Google’s parent company said that this center is going to be operated by locally hired talents who will operate from firm’s existing Beijing office.
This new Chinese center will add another chapter to Google’s push to apply AI’s breakthrough technology into various facets of human life. From self-driving car, cloud computing, mobile operating system to space research, the search giant is going full throttle in its exciting quest to explore AI’s potential.
China will also stand to benefit from this initiative, especially when the country’s communist government is more than willing to take a big leap in AI. Earlier this year, China unveiled its national policy for AI, urging the country’s tech community to catch up with the U.S. Although big Chinese companies like Baidu and Tencent are operating their own AI research, the country is believed to be still lagging behind the U.S. and other western countries.
China’s AI push, however, has raised level of panic at many quarters. Many human right experts have expressed genuine fear that the Chinese government may use AI’s potential to monitor its citizens.

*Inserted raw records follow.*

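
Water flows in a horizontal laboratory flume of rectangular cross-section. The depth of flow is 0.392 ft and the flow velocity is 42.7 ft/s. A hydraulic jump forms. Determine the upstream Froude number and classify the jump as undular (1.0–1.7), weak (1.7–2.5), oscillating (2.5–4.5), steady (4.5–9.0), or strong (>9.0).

Fr₁ = V₁/√(g·y₁) = 42.7/√(32.2×0.392) = 12.0.
Fr₁ = 12.0 lies in the strong range.

Fr₁ = 12.0; strong jump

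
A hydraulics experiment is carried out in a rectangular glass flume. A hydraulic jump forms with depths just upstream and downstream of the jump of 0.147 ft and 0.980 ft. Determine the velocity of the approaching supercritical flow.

V₁ = 11.0 ft/s

For a rectangular channel the momentum equation gives q² = ½·g·y₁·y₂·(y₁ + y₂) = ½×32.2×0.147×0.980×1.13 = 2.61.
q = √2.61 = 1.62 ft²/s.
V₁ = q/y₁ = 1.62/0.147 = 11.0 ft/s.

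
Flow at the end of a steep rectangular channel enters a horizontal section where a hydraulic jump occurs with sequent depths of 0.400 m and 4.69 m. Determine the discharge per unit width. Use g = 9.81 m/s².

For a rectangular channel the momentum equation gives q² = ½·g·y₁·y₂·(y₁ + y₂) = ½×9.81×0.400×4.69×5.09 = 46.8.
q = √46.8 = 6.84 m²/s.

q = 6.84 m²/s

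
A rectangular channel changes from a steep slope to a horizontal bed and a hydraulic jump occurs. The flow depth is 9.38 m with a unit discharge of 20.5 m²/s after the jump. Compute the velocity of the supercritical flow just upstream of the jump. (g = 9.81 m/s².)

V₂ = q/y₂ = 20.5/9.38 = 2.19 m/s; Fr₂ = V₂/√(g·y₂) = 0.228.
From the momentum equation (using Fr₂), y₁/y₂ = ½[√(1 + 8Fr₂²) − 1] = ½[√1.415 − 1] = 0.0948.
y₁ = 0.0948 × 9.38 = 0.889 m.
V₁ = q/y₁ = 20.5/0.889 = 23.0 m/s.

V₁ = 23.0 m/s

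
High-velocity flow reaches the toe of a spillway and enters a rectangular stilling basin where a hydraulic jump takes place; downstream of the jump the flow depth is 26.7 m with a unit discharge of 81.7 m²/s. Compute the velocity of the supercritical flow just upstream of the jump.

V₂ = q/y₂ = 81.7/26.7 = 3.06 m/s; Fr₂ = V₂/√(g·y₂) = 0.189.
From the momentum equation (using Fr₂), y₁/y₂ = ½[√(1 + 8Fr₂²) − 1] = ½[√1.286 − 1] = 0.0670.
y₁ = 0.0670 × 26.7 = 1.79 m.
V₁ = q/y₁ = 81.7/1.79 = 45.7 m/s.

V₁ = 45.7 m/s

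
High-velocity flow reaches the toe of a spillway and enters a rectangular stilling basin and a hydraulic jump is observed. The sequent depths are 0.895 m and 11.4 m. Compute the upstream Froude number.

Fr₁ = 9.35

For a rectangular channel the momentum equation gives q² = ½·g·y₁·y₂·(y₁ + y₂) = ½×9.81×0.895×11.4×12.3 = 615.
q = √615 = 24.8 m²/s.
V₁ = q/y₁ = 27.7 m/s; Fr₁ = V₁/√(g·y₁) = 9.35.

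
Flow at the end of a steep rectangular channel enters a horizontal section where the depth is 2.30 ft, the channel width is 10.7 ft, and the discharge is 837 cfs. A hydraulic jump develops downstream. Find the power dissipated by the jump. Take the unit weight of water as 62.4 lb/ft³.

q = Q/b = 837/10.7 = 78.2 ft²/s; V₁ = q/y₁ = 34.0 ft/s. Fr₁ = V₁/√(g·y₁) = 3.95.
Conjugate-depth relation: y₂/y₁ = ½[√(1 + 8Fr₁²) − 1] = ½[√125.9 − 1] = 5.11.
y₂ = 5.11 × 2.30 = 11.8 ft.
V₂ = q/y₂ = 78.2/11.8 = 6.65 ft/s. E₁ = y₁ + V₁²/2g = 20.3 ft; E₂ = y₂ + V₂²/2g = 12.4 ft. ΔE = E₁ − E₂ = 7.82 ft.
P = γ·Q·ΔE/550 = 62.4 × 837 × 7.82 / 550 = 742 hp.

P = 742 hp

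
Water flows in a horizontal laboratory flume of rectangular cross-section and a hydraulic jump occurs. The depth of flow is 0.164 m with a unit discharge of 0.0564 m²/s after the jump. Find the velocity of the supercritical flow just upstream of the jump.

V₂ = q/y₂ = 0.0564/0.164 = 0.344 m/s; Fr₂ = V₂/√(g·y₂) = 0.271.
The Bélanger relation is symmetric: y₁/y₂ = ½[√(1 + 8Fr₂²) − 1] = ½[√1.588 − 1] = 0.130.
y₁ = 0.130 × 0.164 = 0.0213 m.
V₁ = q/y₁ = 0.0564/0.0213 = 2.64 m/s.

V₁ = 2.64 m/s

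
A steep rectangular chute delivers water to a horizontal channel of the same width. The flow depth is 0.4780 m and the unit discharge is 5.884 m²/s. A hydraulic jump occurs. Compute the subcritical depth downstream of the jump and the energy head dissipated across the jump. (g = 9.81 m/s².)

V₁ = q/y₁ = 5.884/0.4780 = 12.31 m/s. Fr₁ = V₁/√(g·y₁) = 12.31/√(9.81×0.4780) = 5.685.
By Bélanger, y₂/y₁ = ½[√(1 + 8Fr₁²) − 1] = ½[√259.51 − 1] = 7.555.
y₂ = 7.555 × 0.4780 = 3.611 m.
Head loss: ΔE = (y₂ − y₁)³/(4y₁y₂) = (3.611 − 0.4780)³/(4×0.4780×3.611) = 30.76/6.905 = 4.455 m.

y₂ = 3.611 m; ΔE = 4.455 m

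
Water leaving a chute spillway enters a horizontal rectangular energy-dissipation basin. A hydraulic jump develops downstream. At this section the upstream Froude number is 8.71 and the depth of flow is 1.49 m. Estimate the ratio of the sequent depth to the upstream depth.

Fr₁ = 8.71 (given).
Conjugate-depth relation: y₂/y₁ = ½[√(1 + 8Fr₁²) − 1] = ½[√607.9 − 1] = 11.8.

y₂/y₁ = 11.8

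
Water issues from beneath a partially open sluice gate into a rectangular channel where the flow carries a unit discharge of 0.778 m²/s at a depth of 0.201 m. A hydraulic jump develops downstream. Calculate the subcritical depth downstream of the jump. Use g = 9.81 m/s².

y₂ = 0.689 m

V₁ = q/y₁ = 0.778/0.201 = 3.87 m/s. Fr₁ = V₁/√(g·y₁) = 3.87/√(9.81×0.201) = 2.76.
Bélanger equation: y₂/y₁ = ½[√(1 + 8Fr₁²) − 1] = ½[√61.78 − 1] = 3.43.
y₂ = 3.43 × 0.201 = 0.689 m.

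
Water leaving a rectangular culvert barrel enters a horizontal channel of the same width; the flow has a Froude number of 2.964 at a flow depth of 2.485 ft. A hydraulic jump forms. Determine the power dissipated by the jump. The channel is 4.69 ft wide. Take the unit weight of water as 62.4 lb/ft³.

P = 118.0 hp

Fr₁ = 2.964 (given).
By Bélanger, y₂/y₁ = ½[√(1 + 8Fr₁²) − 1] = ½[√71.282 − 1] = 3.721.
y₂ = 3.721 × 2.485 = 9.248 ft.
Head loss: ΔE = (y₂ − y₁)³/(4y₁y₂) = (9.248 − 2.485)³/(4×2.485×9.248) = 309.3/91.92 = 3.365 ft.
V₁ = Fr₁·√(g·y₁) = 2.964×√(32.2×2.485) = 26.51 ft/s; q = V₁·y₁ = 65.89 ft²/s. Q = q·b = 65.89 × 4.69 = 309.0 cfs. P = γ·Q·ΔE/550 = 62.4 × 309.0 × 3.365 / 550 = 118.0 hp.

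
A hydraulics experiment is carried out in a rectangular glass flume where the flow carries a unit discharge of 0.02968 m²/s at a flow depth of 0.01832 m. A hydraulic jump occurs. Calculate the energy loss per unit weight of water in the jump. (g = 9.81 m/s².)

ΔE = 0.05631 m

V₁ = q/y₁ = 0.02968/0.01832 = 1.620 m/s. Fr₁ = V₁/√(g·y₁) = 1.620/√(9.81×0.01832) = 3.822.
By Bélanger, y₂/y₁ = ½[√(1 + 8Fr₁²) − 1] = ½[√117.83 − 1] = 4.928.
y₂ = 4.928 × 0.01832 = 0.09027 m.
V₂ = q/y₂ = 0.02968/0.09027 = 0.3288 m/s. E₁ = y₁ + V₁²/2g = 0.1521 m; E₂ = y₂ + V₂²/2g = 0.09578 m. ΔE = E₁ − E₂ = 0.05631 m.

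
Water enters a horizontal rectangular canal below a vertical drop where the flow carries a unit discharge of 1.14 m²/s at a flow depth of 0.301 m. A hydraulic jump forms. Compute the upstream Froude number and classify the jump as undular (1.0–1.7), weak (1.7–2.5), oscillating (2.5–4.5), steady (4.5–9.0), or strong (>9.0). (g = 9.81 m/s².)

Fr₁ = 2.20; weak jump

V₁ = q/y₁ = 1.14/0.301 = 3.79 m/s. Fr₁ = V₁/√(g·y₁) = 3.79/√(9.81×0.301) = 2.20.
Fr₁ = 2.20 lies in the weak range.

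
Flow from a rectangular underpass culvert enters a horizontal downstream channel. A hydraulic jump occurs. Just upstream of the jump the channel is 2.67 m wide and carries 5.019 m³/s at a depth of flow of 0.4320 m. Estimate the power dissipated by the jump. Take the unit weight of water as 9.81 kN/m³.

P = 7.537 kW

q = Q/b = 5.019/2.67 = 1.880 m²/s; V₁ = q/y₁ = 4.351 m/s. Fr₁ = V₁/√(g·y₁) = 2.114.
Bélanger equation: y₂/y₁ = ½[√(1 + 8Fr₁²) − 1] = ½[√36.742 − 1] = 2.531.
y₂ = 2.531 × 0.4320 = 1.093 m.
V₂ = q/y₂ = 1.880/1.093 = 1.719 m/s. E₁ = y₁ + V₁²/2g = 1.397 m; E₂ = y₂ + V₂²/2g = 1.244 m. ΔE = E₁ − E₂ = 0.1531 m.
P = γ·Q·ΔE = 9.81 × 5.019 × 0.1531 = 7.537 kW.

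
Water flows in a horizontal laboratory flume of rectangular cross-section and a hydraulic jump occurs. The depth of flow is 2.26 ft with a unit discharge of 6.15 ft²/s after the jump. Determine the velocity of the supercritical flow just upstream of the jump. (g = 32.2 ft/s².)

V₂ = q/y₂ = 6.15/2.26 = 2.72 ft/s; Fr₂ = V₂/√(g·y₂) = 0.319.
From the momentum equation (using Fr₂), y₁/y₂ = ½[√(1 + 8Fr₂²) − 1] = ½[√1.814 − 1] = 0.173.
y₁ = 0.173 × 2.26 = 0.392 ft.
V₁ = q/y₁ = 6.15/0.392 = 15.7 ft/s.

V₁ = 15.7 ft/s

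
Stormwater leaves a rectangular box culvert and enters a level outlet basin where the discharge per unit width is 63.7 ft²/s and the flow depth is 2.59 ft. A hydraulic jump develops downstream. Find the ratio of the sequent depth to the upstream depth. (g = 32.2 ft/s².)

y₂/y₁ = 3.34

V₁ = q/y₁ = 63.7/2.59 = 24.6 ft/s. Fr₁ = V₁/√(g·y₁) = 24.6/√(32.2×2.59) = 2.69.
By Bélanger, y₂/y₁ = ½[√(1 + 8Fr₁²) − 1] = ½[√59.02 − 1] = 3.34.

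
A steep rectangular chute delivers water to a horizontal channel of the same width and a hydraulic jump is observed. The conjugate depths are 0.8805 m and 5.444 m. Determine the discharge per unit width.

For a rectangular channel the momentum equation gives q² = ½·g·y₁·y₂·(y₁ + y₂) = ½×9.81×0.8805×5.444×6.324 = 148.7.
q = √148.7 = 12.19 m²/s.

q = 12.19 m²/s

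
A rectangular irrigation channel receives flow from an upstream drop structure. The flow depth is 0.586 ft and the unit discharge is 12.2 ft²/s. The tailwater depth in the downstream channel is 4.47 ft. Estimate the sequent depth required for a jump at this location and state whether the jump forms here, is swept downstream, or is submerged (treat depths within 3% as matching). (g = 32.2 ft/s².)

V₁ = q/y₁ = 12.2/0.586 = 20.8 ft/s. Fr₁ = V₁/√(g·y₁) = 20.8/√(32.2×0.586) = 4.79.
By Bélanger, y₂/y₁ = ½[√(1 + 8Fr₁²) − 1] = ½[√184.8 − 1] = 6.30.
y₂ = 6.30 × 0.586 = 3.69 ft.
Tailwater y_tw = 4.47 ft: y_tw > y₂, so the jump is submerged.

y₂ = 3.69 ft; the jump is submerged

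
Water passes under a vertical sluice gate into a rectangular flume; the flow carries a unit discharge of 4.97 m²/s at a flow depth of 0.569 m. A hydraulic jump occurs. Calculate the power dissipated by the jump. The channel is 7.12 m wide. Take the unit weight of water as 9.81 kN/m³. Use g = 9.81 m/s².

V₁ = q/y₁ = 4.97/0.569 = 8.73 m/s. Fr₁ = V₁/√(g·y₁) = 8.73/√(9.81×0.569) = 3.70.
From the momentum equation for a rectangular channel, y₂/y₁ = ½[√(1 + 8Fr₁²) − 1] = ½[√110.3 − 1] = 4.75.
y₂ = 4.75 × 0.569 = 2.70 m.
Head loss: ΔE = (y₂ − y₁)³/(4y₁y₂) = (2.70 − 0.569)³/(4×0.569×2.70) = 9.73/6.15 = 1.58 m.
Q = q·b = 4.97 × 7.12 = 35.4 m³/s. P = γ·Q·ΔE = 9.81 × 35.4 × 1.58 = 549 kW.

P = 549 kW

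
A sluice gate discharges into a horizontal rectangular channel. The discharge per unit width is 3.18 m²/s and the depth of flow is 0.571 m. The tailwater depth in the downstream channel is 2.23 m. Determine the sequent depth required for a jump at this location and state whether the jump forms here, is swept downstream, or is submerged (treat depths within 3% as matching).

y₂ = 1.64 m; the jump is submerged

V₁ = q/y₁ = 3.18/0.571 = 5.57 m/s. Fr₁ = V₁/√(g·y₁) = 5.57/√(9.81×0.571) = 2.35.
Bélanger equation: y₂/y₁ = ½[√(1 + 8Fr₁²) − 1] = ½[√45.30 − 1] = 2.87.
y₂ = 2.87 × 0.571 = 1.64 m.
Tailwater y_tw = 2.23 m: y_tw > y₂, so the jump is submerged.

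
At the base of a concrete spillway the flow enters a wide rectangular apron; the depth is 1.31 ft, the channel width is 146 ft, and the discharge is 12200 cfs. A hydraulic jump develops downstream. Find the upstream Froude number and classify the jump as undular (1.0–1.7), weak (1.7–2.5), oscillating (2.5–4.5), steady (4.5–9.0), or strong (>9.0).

Fr₁ = 9.82; strong jump

q = Q/b = 12200/146 = 83.6 ft²/s; V₁ = q/y₁ = 63.8 ft/s. Fr₁ = V₁/√(g·y₁) = 9.82.
Fr₁ = 9.82 lies in the strong range.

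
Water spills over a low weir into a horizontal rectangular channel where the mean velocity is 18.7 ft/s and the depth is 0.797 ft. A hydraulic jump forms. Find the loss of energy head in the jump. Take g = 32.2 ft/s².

ΔE = 2.20 ft

Fr₁ = V₁/√(g·y₁) = 18.7/√(32.2×0.797) = 3.69.
Sequent-depth ratio: y₂/y₁ = ½[√(1 + 8Fr₁²) − 1] = ½[√110.0 − 1] = 4.74.
y₂ = 4.74 × 0.797 = 3.78 ft.
q = V₁·y₁ = 18.7 × 0.797 = 14.9 ft²/s. V₂ = q/y₂ = 14.9/3.78 = 3.94 ft/s. E₁ = y₁ + V₁²/2g = 6.23 ft; E₂ = y₂ + V₂²/2g = 4.02 ft. ΔE = E₁ − E₂ = 2.20 ft.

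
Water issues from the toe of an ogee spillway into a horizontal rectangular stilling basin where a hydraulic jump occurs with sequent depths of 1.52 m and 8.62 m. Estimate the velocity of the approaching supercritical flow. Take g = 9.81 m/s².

For a rectangular channel the momentum equation gives q² = ½·g·y₁·y₂·(y₁ + y₂) = ½×9.81×1.52×8.62×10.1 = 652.
q = √652 = 25.5 m²/s.
V₁ = q/y₁ = 25.5/1.52 = 16.8 m/s.

V₁ = 16.8 m/s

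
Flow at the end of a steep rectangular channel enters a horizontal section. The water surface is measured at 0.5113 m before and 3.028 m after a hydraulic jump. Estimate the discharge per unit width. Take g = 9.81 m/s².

q = 5.184 m²/s

For a rectangular channel the momentum equation gives q² = ½·g·y₁·y₂·(y₁ + y₂) = ½×9.81×0.5113×3.028×3.539 = 26.88.
q = √26.88 = 5.184 m²/s.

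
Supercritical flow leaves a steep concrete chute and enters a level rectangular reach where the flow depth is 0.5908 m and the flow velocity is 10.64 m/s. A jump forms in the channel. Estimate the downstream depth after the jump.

y₂ = 3.409 m

Fr₁ = V₁/√(g·y₁) = 10.64/√(9.81×0.5908) = 4.420.
Sequent-depth ratio: y₂/y₁ = ½[√(1 + 8Fr₁²) − 1] = ½[√157.27 − 1] = 5.770.
y₂ = 5.770 × 0.5908 = 3.409 m.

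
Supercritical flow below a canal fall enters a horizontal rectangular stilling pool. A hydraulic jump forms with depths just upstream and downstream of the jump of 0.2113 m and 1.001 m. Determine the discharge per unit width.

q = 1.121 m²/s

For a rectangular channel the momentum equation gives q² = ½·g·y₁·y₂·(y₁ + y₂) = ½×9.81×0.2113×1.001×1.212 = 1.258.
q = √1.258 = 1.121 m²/s.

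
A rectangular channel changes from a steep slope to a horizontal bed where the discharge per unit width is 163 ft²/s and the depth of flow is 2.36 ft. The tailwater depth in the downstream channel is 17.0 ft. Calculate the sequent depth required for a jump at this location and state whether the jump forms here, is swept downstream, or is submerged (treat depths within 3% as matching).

y₂ = 25.3 ft; the jump is swept downstream

V₁ = q/y₁ = 163/2.36 = 69.1 ft/s. Fr₁ = V₁/√(g·y₁) = 69.1/√(32.2×2.36) = 7.92.
Conjugate-depth relation: y₂/y₁ = ½[√(1 + 8Fr₁²) − 1] = ½[√503.2 − 1] = 10.7.
y₂ = 10.7 × 2.36 = 25.3 ft.
Tailwater y_tw = 17.0 ft: y_tw < y₂, so the jump is swept downstream.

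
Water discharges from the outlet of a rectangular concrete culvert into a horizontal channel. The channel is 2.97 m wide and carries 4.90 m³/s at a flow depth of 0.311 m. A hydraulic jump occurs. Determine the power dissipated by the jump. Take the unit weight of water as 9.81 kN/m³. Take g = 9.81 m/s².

P = 22.0 kW

q = Q/b = 4.90/2.97 = 1.65 m²/s; V₁ = q/y₁ = 5.30 m/s. Fr₁ = V₁/√(g·y₁) = 3.04.
Conjugate-depth relation: y₂/y₁ = ½[√(1 + 8Fr₁²) − 1] = ½[√74.79 − 1] = 3.82.
y₂ = 3.82 × 0.311 = 1.19 m.
Head loss: ΔE = (y₂ − y₁)³/(4y₁y₂) = (1.19 − 0.311)³/(4×0.311×1.19) = 0.678/1.48 = 0.458 m.
P = γ·Q·ΔE = 9.81 × 4.90 × 0.458 = 22.0 kW.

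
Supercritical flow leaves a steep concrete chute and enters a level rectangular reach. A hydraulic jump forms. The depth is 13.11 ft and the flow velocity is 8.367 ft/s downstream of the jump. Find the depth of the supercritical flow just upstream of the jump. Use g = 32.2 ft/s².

Fr₂ = V₂/√(g·y₂) = 8.367/√(32.2×13.11) = 0.4072.
Applying the sequent-depth relation in reverse, y₁/y₂ = ½[√(1 + 8Fr₂²) − 1] = ½[√2.3267 − 1] = 0.2627.
y₁ = 0.2627 × 13.11 = 3.444 ft.

y₁ = 3.444 ft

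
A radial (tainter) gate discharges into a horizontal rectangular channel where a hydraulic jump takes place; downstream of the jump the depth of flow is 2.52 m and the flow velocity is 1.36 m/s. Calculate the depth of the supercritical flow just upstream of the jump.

y₁ = 0.333 m

Fr₂ = V₂/√(g·y₂) = 1.36/√(9.81×2.52) = 0.274.
The Bélanger relation is symmetric: y₁/y₂ = ½[√(1 + 8Fr₂²) − 1] = ½[√1.599 − 1] = 0.132.
y₁ = 0.132 × 2.52 = 0.333 m.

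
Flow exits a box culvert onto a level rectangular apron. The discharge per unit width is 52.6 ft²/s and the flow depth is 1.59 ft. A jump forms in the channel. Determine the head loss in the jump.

ΔE = 8.49 ft

V₁ = q/y₁ = 52.6/1.59 = 33.1 ft/s. Fr₁ = V₁/√(g·y₁) = 33.1/√(32.2×1.59) = 4.62.
By Bélanger, y₂/y₁ = ½[√(1 + 8Fr₁²) − 1] = ½[√172.0 − 1] = 6.06.
y₂ = 6.06 × 1.59 = 9.63 ft.
Head loss: ΔE = (y₂ − y₁)³/(4y₁y₂) = (9.63 − 1.59)³/(4×1.59×9.63) = 520/61.3 = 8.49 ft.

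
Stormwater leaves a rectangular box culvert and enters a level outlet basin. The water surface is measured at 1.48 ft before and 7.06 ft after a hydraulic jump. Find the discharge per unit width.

For a rectangular channel the momentum equation gives q² = ½·g·y₁·y₂·(y₁ + y₂) = ½×32.2×1.48×7.06×8.54 = 1437.
q = √1437 = 37.9 ft²/s.

q = 37.9 ft²/s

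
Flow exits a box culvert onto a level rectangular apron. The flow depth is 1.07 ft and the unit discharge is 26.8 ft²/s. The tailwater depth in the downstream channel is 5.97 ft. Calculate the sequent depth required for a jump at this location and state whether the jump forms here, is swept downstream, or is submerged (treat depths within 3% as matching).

V₁ = q/y₁ = 26.8/1.07 = 25.0 ft/s. Fr₁ = V₁/√(g·y₁) = 25.0/√(32.2×1.07) = 4.27.
Bélanger equation: y₂/y₁ = ½[√(1 + 8Fr₁²) − 1] = ½[√146.7 − 1] = 5.56.
y₂ = 5.56 × 1.07 = 5.94 ft.
Tailwater y_tw = 5.97 ft: y_tw ≈ y₂, so the jump forms here.

y₂ = 5.94 ft; the jump forms here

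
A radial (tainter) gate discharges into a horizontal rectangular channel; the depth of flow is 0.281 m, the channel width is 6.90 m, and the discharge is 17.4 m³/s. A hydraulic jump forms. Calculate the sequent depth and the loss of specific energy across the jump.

q = Q/b = 17.4/6.90 = 2.52 m²/s; V₁ = q/y₁ = 8.97 m/s. Fr₁ = V₁/√(g·y₁) = 5.41.
Conjugate-depth relation: y₂/y₁ = ½[√(1 + 8Fr₁²) − 1] = ½[√234.7 − 1] = 7.16.
y₂ = 7.16 × 0.281 = 2.01 m.
Head loss: ΔE = (y₂ − y₁)³/(4y₁y₂) = (2.01 − 0.281)³/(4×0.281×2.01) = 5.19/2.26 = 2.29 m.

y₂ = 2.01 m; ΔE = 2.29 m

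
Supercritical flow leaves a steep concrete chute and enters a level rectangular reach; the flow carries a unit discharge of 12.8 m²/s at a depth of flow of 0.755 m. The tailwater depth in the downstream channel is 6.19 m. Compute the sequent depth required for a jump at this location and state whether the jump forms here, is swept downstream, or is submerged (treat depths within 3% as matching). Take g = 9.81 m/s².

V₁ = q/y₁ = 12.8/0.755 = 17.0 m/s. Fr₁ = V₁/√(g·y₁) = 17.0/√(9.81×0.755) = 6.23.
From the momentum equation for a rectangular channel, y₂/y₁ = ½[√(1 + 8Fr₁²) − 1] = ½[√311.5 − 1] = 8.32.
y₂ = 8.32 × 0.755 = 6.28 m.
Tailwater y_tw = 6.19 m: y_tw ≈ y₂, so the jump forms here.

y₂ = 6.28 m; the jump forms here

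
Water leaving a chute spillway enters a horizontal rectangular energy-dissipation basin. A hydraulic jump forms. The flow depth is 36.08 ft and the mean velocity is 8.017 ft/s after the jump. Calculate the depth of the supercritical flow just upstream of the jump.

y₁ = 3.627 ft

Fr₂ = V₂/√(g·y₂) = 8.017/√(32.2×36.08) = 0.2352.
From the momentum equation (using Fr₂), y₁/y₂ = ½[√(1 + 8Fr₂²) − 1] = ½[√1.4426 − 1] = 0.1005.
y₁ = 0.1005 × 36.08 = 3.627 ft.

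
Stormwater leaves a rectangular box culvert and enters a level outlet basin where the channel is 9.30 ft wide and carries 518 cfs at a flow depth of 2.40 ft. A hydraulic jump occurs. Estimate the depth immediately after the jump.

y₂ = 7.84 ft

q = Q/b = 518/9.30 = 55.7 ft²/s; V₁ = q/y₁ = 23.2 ft/s. Fr₁ = V₁/√(g·y₁) = 2.64.
By Bélanger, y₂/y₁ = ½[√(1 + 8Fr₁²) − 1] = ½[√56.76 − 1] = 3.27.
y₂ = 3.27 × 2.40 = 7.84 ft.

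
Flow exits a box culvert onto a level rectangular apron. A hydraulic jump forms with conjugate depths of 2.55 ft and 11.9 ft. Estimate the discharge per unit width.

For a rectangular channel the momentum equation gives q² = ½·g·y₁·y₂·(y₁ + y₂) = ½×32.2×2.55×11.9×14.4 = 7060.
q = √7060 = 84.0 ft²/s.

q = 84.0 ft²/s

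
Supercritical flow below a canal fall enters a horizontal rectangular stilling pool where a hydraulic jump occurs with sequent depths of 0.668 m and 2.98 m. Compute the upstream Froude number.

Fr₁ = 3.49

For a rectangular channel the momentum equation gives q² = ½·g·y₁·y₂·(y₁ + y₂) = ½×9.81×0.668×2.98×3.65 = 35.6.
q = √35.6 = 5.97 m²/s.
V₁ = q/y₁ = 8.93 m/s; Fr₁ = V₁/√(g·y₁) = 3.49.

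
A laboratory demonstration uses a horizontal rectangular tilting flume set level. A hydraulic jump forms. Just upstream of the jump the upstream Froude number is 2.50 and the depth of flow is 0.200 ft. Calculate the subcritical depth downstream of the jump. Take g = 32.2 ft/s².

Fr₁ = 2.50 (given).
From the momentum equation for a rectangular channel, y₂/y₁ = ½[√(1 + 8Fr₁²) − 1] = ½[√51.00 − 1] = 3.07.
y₂ = 3.07 × 0.200 = 0.614 ft.

y₂ = 0.614 ft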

The Asian giant holds notorious track record in human rights and internet censorship.
China’s strict internet censorship has led to the ouster of many well-known products run by several tech giants including Google. For instance, Google search is been banned in China for well over seven years now. Other global internet products like Facebook and Twitter are also banned in the country. But such is the irresistible lure of the Chinese market that Google and Facebook are leaving no stone unturned in making a possible comeback into China. This is reflected by the fact that both companies’ respective CEOs make regular trips to China in an apparent attempt to appease the Chinese leadership.
Only time will tell whether these efforts will succeed or not, but Google’s decision to zero on China for its first Asian AI center yet again shows the irresistible pull of Chinese market.